Like in any lifetime, for mum there were ups and downs. We all have our moments, some that are perfect, and some that are not.

It’s very true that it had saddened me over her final years when people spoke to her differently (or like a child) because “she was living in aged care” (especially in the hospitals) because in the main, to me she was still as sharp as a tac and the “she who must be obeyed” mother from my youth.

There were the occasional moments of failings sure, generally when her health faltered, but it wouldn’t last. She was very sure of herself and her mind, right til the end.

Reminiscing these past few days has reminded me again of the wonderful life she gave us.

It brought home fully that she was sooooooo much more than her aged care years which have been such a huge part of my own life and focus these past 10 years.

Growing up we had a firm but fair upbringing. Dad was firm. Mum was fair.

She was the one who made our house a home. She baked cookies, held discussion groups around the kitchen table, learnt all the kids names, drank Sherry with the school teachers, made clothes, patchwork quilts and teddies, and sent us to sunday school so she could have a sleep in on a Sunday.

She was human.

But she was heaps of fun to have as a mum and she encouraged us to always do the right thing. Of course we all had our moments when we didn’t do the right thing, and the odd slipper would follow us down the hall (its ok she was a bad aim).

Doing the right thing included her expectations from her aged care home. We counted no less than 30 feedback forms in her room PLUS she kept a book of dates and times when they didn’t live up to those expectations.

She didnt have expensive standards though – just simple comforts.

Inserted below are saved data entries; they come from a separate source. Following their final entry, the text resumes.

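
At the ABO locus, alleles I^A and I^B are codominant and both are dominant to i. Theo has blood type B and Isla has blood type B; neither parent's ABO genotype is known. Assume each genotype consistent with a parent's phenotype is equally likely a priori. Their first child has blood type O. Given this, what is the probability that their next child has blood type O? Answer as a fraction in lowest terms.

1/4

Possible genotypes: Theo ∈ {I^B I^B, I^B i}; Isla ∈ {I^B I^B, I^B i}.
Weight each parental genotype pair by prior × P(type-O child):
  I^B i × I^B i: posterior weight 1; P(next child type O) = 1/4.
Weighted sum = 1/4.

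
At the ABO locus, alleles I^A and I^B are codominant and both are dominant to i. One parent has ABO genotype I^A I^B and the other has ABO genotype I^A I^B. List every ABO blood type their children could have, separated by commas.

Gametes from I^A I^B × I^A I^B give offspring ABO genotypes I^A I^A, I^A I^B, I^B I^B, i.e. phenotypes A, B, AB.

A, B, AB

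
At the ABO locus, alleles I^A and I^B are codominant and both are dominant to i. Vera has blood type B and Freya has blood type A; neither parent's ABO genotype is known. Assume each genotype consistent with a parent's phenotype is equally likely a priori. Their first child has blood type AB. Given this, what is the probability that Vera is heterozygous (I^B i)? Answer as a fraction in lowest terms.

1/3

Possible genotypes: Vera ∈ {I^B I^B, I^B i}; Freya ∈ {I^A I^A, I^A i}.
Weight each parental genotype pair by prior × P(type-AB child):
  I^B I^B × I^A I^A: posterior weight 4/9.
  I^B I^B × I^A i: posterior weight 2/9.
  I^B i × I^A I^A: posterior weight 2/9.
  I^B i × I^A i: posterior weight 1/9.
Sum the posterior weight over pairs where Vera is I^B i: 1/3.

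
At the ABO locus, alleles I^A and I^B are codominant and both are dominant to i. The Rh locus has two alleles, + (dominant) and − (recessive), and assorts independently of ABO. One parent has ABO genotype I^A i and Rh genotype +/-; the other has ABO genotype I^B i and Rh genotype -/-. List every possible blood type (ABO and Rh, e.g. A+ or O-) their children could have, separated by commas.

Gametes from I^A i × I^B i give offspring ABO genotypes I^A I^B, I^A i, I^B i, i i, i.e. phenotypes O, A, B, AB.
Rh cross +/- × -/- → phenotypes Rh+, Rh-.
Combining independently: O+, O-, A+, A-, B+, B-, AB+, AB-.

O+, O-, A+, A-, B+, B-, AB+, AB-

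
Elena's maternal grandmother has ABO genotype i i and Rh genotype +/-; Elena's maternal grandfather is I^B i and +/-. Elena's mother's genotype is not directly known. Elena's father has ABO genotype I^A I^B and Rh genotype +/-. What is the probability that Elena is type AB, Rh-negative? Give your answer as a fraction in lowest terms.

Elena's mother's ABO genotype from i i × I^B i: 1/2 I^B i, 1/2 i i.
Crossing each possibility with the father I^A I^B and summing P(type AB): 1/2·1/4 + 1/2·0 = 1/8.
Similarly for Rh via the mother's Rh distribution: P(Rh-) = 1/4.
Independent loci: 1/8 × 1/4 = 1/32.

1/32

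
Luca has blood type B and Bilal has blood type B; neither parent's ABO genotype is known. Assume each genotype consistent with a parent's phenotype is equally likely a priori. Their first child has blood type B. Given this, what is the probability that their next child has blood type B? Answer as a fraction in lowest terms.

Possible genotypes: Luca ∈ {BB, BO}; Bilal ∈ {BB, BO}.
Weight each parental genotype pair by prior × P(type-B child):
  BB × BB: posterior weight 4/15; P(next child type B) = 1.
  BB × BO: posterior weight 4/15; P(next child type B) = 1.
  BO × BB: posterior weight 4/15; P(next child type B) = 1.
  BO × BO: posterior weight 1/5; P(next child type B) = 3/4.
Weighted sum = 19/20.

19/20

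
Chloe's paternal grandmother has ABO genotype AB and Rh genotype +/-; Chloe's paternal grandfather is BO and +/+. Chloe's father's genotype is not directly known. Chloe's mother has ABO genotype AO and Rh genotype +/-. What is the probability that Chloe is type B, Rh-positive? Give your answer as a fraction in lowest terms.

Chloe's father's ABO genotype from AB × BO: 1/4 AB, 1/4 AO, 1/4 BB, 1/4 BO.
Crossing each possibility with the mother AO and summing P(type B): 1/4·1/4 + 1/4·0 + 1/4·1/2 + 1/4·1/4 = 1/4.
Similarly for Rh via the father's Rh distribution: P(Rh+) = 7/8.
Independent loci: 1/4 × 7/8 = 7/32.

7/32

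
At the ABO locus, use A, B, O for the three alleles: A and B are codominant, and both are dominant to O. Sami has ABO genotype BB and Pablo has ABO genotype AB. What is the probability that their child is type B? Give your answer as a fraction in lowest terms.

1/2

ABO cross BB × AB → offspring phenotypes: 1/2 B, 1/2 AB.
So P(type B) = 1/2.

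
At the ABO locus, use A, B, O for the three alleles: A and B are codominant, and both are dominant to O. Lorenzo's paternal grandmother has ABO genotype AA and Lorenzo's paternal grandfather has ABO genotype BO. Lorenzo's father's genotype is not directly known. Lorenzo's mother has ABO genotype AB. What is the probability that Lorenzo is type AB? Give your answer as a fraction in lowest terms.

Lorenzo's father's ABO genotype from AA × BO: 1/2 AB, 1/2 AO.
Crossing each possibility with the mother AB and summing P(type AB): 1/2·1/2 + 1/2·1/4 = 3/8.

3/8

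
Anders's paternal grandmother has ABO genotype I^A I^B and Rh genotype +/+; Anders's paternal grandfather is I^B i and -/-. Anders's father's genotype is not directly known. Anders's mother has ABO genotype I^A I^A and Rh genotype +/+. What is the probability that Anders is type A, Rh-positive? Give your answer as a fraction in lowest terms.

Anders's father's ABO genotype from I^A I^B × I^B i: 1/4 I^A I^B, 1/4 I^A i, 1/4 I^B I^B, 1/4 I^B i.
Crossing each possibility with the mother I^A I^A and summing P(type A): 1/4·1/2 + 1/4·1 + 1/4·0 + 1/4·1/2 = 1/2.
Similarly for Rh via the father's Rh distribution: P(Rh+) = 1.
Independent loci: 1/2 × 1 = 1/2.

1/2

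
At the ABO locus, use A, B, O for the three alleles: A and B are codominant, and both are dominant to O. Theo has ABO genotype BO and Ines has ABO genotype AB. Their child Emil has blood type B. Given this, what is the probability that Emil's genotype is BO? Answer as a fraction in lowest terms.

Cross BO × AB → 1/4 AB, 1/4 AO, 1/4 BB, 1/4 BO.
Type-B genotypes among offspring: BB (1/4), BO (1/4); total 1/2.
P(BO | type B) = (1/4) / (1/2) = 1/2.

1/2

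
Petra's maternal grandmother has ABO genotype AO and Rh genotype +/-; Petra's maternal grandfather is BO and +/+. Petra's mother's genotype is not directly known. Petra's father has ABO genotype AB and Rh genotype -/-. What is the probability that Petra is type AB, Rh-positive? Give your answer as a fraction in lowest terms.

Petra's mother's ABO genotype from AO × BO: 1/4 AB, 1/4 AO, 1/4 BO, 1/4 OO.
Crossing each possibility with the father AB and summing P(type AB): 1/4·1/2 + 1/4·1/4 + 1/4·1/4 + 1/4·0 = 1/4.
Similarly for Rh via the mother's Rh distribution: P(Rh+) = 3/4.
Independent loci: 1/4 × 3/4 = 3/16.

3/16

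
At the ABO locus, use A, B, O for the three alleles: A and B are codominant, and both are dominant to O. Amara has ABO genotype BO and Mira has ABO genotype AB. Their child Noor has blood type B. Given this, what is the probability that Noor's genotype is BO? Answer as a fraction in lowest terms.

1/2

Cross BO × AB → 1/4 AB, 1/4 AO, 1/4 BB, 1/4 BO.
Type-B genotypes among offspring: BB (1/4), BO (1/4); total 1/2.
P(BO | type B) = (1/4) / (1/2) = 1/2.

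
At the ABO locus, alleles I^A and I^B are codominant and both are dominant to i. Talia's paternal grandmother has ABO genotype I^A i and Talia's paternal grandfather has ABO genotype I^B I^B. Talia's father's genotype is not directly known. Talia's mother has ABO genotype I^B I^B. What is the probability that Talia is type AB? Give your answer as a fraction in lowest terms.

Talia's father's ABO genotype from I^A i × I^B I^B: 1/2 I^A I^B, 1/2 I^B i.
Crossing each possibility with the mother I^B I^B and summing P(type AB): 1/2·1/2 + 1/2·0 = 1/4.

1/4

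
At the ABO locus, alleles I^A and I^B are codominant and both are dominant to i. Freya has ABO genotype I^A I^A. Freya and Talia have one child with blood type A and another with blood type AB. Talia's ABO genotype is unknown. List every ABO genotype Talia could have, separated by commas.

For each candidate genotype of Talia, check whether crossing it with I^A I^A can produce every observed child phenotype.
  I^A I^A → possible child types {A} ✗
  I^A I^B → possible child types {A, AB} ✓
  I^A i → possible child types {A} ✗
  I^B I^B → possible child types {AB} ✗
  I^B i → possible child types {A, AB} ✓
  i i → possible child types {A} ✗

I^A I^B, I^B i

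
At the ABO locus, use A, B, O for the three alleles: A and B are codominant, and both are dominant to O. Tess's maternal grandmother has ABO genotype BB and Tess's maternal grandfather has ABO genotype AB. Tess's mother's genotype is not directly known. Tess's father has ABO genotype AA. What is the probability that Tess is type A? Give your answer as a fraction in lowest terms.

Tess's mother's ABO genotype from BB × AB: 1/2 AB, 1/2 BB.
Crossing each possibility with the father AA and summing P(type A): 1/2·1/2 + 1/2·0 = 1/4.

1/4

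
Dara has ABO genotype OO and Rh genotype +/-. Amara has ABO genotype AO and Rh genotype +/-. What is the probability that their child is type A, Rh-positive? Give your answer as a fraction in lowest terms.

3/8

ABO cross OO × AO → offspring phenotypes: 1/2 O, 1/2 A.
Rh cross +/- × +/- → 3/4 Rh+, 1/4 Rh-.
Independent loci: P(type A, Rh-positive) = 1/2 × 3/4 = 3/8.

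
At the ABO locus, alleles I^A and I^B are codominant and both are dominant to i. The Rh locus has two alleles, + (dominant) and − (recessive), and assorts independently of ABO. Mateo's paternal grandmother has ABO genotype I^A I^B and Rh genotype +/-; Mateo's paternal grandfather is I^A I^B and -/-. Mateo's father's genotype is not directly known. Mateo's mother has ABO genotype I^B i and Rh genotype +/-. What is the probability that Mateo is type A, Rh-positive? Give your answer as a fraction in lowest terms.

Mateo's father's ABO genotype from I^A I^B × I^A I^B: 1/4 I^A I^A, 1/2 I^A I^B, 1/4 I^B I^B.
Crossing each possibility with the mother I^B i and summing P(type A): 1/4·1/2 + 1/2·1/4 + 1/4·0 = 1/4.
Similarly for Rh via the father's Rh distribution: P(Rh+) = 5/8.
Independent loci: 1/4 × 5/8 = 5/32.

5/32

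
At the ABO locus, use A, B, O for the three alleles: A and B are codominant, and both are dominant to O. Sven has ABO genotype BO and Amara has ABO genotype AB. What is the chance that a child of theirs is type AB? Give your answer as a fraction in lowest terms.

1/4

ABO cross BO × AB → offspring phenotypes: 1/4 A, 1/2 B, 1/4 AB.
So P(type AB) = 1/4.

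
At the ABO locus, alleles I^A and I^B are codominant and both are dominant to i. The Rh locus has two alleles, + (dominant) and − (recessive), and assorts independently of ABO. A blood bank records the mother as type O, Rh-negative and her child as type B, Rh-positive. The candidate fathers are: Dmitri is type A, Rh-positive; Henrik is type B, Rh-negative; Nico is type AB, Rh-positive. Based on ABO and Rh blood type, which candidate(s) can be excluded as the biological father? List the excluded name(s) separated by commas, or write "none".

A candidate is excluded only if no genotype consistent with his phenotype could produce a type B, Rh-positive child with a type O, Rh-negative mother.
Dmitri (type A, Rh+): no genotype consistent with that phenotype can produce a type-B Rh+ child with a type-O mother.
Henrik (type B, Rh-): no genotype consistent with that phenotype can produce a type-B Rh+ child with a type-O mother.

Dmitri, Henrik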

I recall one of the stories from her youth, was when her Uncle Wink (her mums bother) let them (Gwen and Eric in early married life) use an old bakehouse to make into a flat. They painted the walls and installed a fireplace and chimney, and managed to get it ready for when Susan was born.

Then, when Maureen was born they moved to Horsham for Eric to complete the serving of his five years in the Army Reserve. They then came to Australia when Sue was four years and Maureen one. Once in Australia, they worked and saved enough money to buy a block of land on Kingborn Avenue, Seaton. Mum used to talk about the orange crates they sat on.

Mum was a crusader of creative thought, writing, reading and the arts, saving the environment, deep conversations and singing, even if or when we couldn’t really sing.

I remember dancing around the lounge room on a Saturday afternoon with the record player blaring – her favourites were Helen Ready, Glenn Campbell and Bos Scaggs to name a few. Of course there are others… David Hobson came later.

She was a forward thinking conversationalist who loved being around people.

Mum would look to the community for activities to keep herself busy and for example, was elected to the Woodville Library Friends committee. When I was working at Woodville library, I persuaded mum to join the Book Discussion Group and she agreed, but only if the discussion group was based on non-fiction books.
It’s not surprising as she was doing the cryptic crosswords right up until the end of her days. In fact, it was her eyes which failed her, not her mind!